Beware these 12 foreclosure myths

Updated

As common as foreclosure news is these days, both buyers and sellers tend to have major misconceptions regarding their rights, responsibilities and the overall process. No matter which side you're on, here are a dozen myths demystified.

For homeowners

  1. The bank really wants your home back. It's not your home but the money lent for its purchase that the bank wants to recover. Foreclosure is a time-consuming, last-resort process for banks, and most will do everything possible to work things out with a homeowner in order to avoid it.

  2. Filing for bankruptcy stops a foreclosure. Bankruptcy creates only a temporary delay in the foreclosure process, so it's not a strategy for stopping it altogether.

  3. You're not responsible for paying the bank's legal fees. Actually, you are, and you'll do so if you want to hold on to your home. All of the details are in your mortgage agreement, so take a close look at the fine print.

  4. Even if I pull together the money I owe after the foreclosure process has begun, it's too late to stop it. Not so. Most states have laws requiring that foreclosure proceedings be stopped if the homeowner has the money to cover all back payments, late fees and legal fees owed. A mortgage negotiation professional can assist you with this process if needed.

  5. The bank will take all my stuff along with the house. All personal property is yours to take; however, fixtures, floor coverings, appliances and anything else permanently attached to the house must stay.

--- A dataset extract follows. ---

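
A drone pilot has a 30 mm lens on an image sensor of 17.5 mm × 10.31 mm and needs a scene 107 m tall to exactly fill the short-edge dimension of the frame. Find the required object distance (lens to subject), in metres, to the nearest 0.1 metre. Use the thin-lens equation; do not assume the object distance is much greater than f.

W: 107 m = 107000 mm.
Magnification m = h/W = dᵢ/dₒ; combined with 1/f = 1/dₒ + 1/dᵢ this gives dₒ = f·(1 + W/h).
dₒ = 30 mm × (1 + 107000/10.31) = 30 × 10379.2735 ≈ 311378.206 mm = 311.378 m.

311.4 m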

  6. My involvement with the property is over once the bank takes it back. After foreclosure, if the bank sells the home for less than you owed on the mortgage, you'll still be responsible for the difference or "deficiency." What's more, they can collect interest on that amount. A deed in lieu of foreclosure or chapter 7 bankruptcy may clear you of owing a deficiency, so consult a bankruptcy attorney if you have questions about your status and options.